An Analysis of Linear Time Series Forecasting Models
William Toner, Luke Darlow
TL;DR
The paper investigates linear time-series forecasting models and demonstrates that popular variants (e.g., DLinear, FITS, NLinear, RLinear) are functionally equivalent to unconstrained linear regression when viewed through augmented feature spaces or invertible normalisations. Leveraging the convexity of the $L_2$ loss, the authors show these models share a single optimum and admit closed-form $OLS$ solutions, often outperforming SGD-trained counterparts. Empirical results across eight datasets reveal that learned weight matrices and forecasts converge toward the $OLS$ solution, with FITS exhibiting unique bias characteristics due to its Fourier-based parameterisation.
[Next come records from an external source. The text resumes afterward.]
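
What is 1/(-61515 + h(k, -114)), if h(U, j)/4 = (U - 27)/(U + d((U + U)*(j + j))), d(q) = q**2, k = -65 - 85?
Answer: -779759975/47966934862243 ≈ -1.6256e-5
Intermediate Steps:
k = -150
h(U, j) = 4*(-27 + U)/(U + 16*U**2*j**2) (h(U, j) = 4*((U - 27)/(U + ((U + U)*(j + j))**2)) = 4*((-27 + U)/(U + ((2*U)*(2*j))**2)) = 4*((-27 + U)/(U + (4*U*j)**2)) = 4*((-27 + U)/(U + 16*U**2*j**2)) = 4*(-27 + U)/(U + 16*U**2*j**2))
1/(-61515 + h(k, -114)) = 1/(-61515 + 4*(-27 - 150)/(-150*(1 + 16*(-150)*(-114)**2))) = 1/(-61515 + 4*(-1/150)*(-177)/(1 + 16*(-150)*12996)) = 1/(-61515 + 4*(-1/150)*(-177)/(1 - 31190400)) = 1/(-61515 + 4*(-1/150)*(-177)/(-31190399)) = 1/(-61515 + 4*(-1/150)*(-1/31190399)*(-177)) = 1/(-61515 - 118/779759975) = 1/(-47966934862243/779759975) = -779759975/47966934862243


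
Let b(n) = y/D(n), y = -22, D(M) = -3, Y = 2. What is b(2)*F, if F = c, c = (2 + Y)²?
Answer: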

The findings suggest that, in many forecasting scenarios, simple linear models are competitive or superior to more complex architectures, underscoring the value of closed-form solutions for fast, reliable forecasting.
Abstract
Despite their simplicity, linear models perform well at time series forecasting, even when pitted against deeper and more expensive models. A number of variations to the linear model have been proposed, often including some form of feature normalisation that improves model generalisation. In this paper we analyse the sets of functions expressible using these linear model architectures. In so doing we show that several popular variants of linear models for time series forecasting are equivalent and functionally indistinguishable from standard, unconstrained linear regression. We characterise the model classes for each linear variant. We demonstrate that each model can be reinterpreted as unconstrained linear regression over a suitably augmented feature set, and therefore admit closed-form solutions when using a mean-squared loss function. We provide experimental evidence that the models under inspection learn nearly identical solutions, and finally demonstrate that the simpler closed form solutions are superior forecasters across 72% of test settings.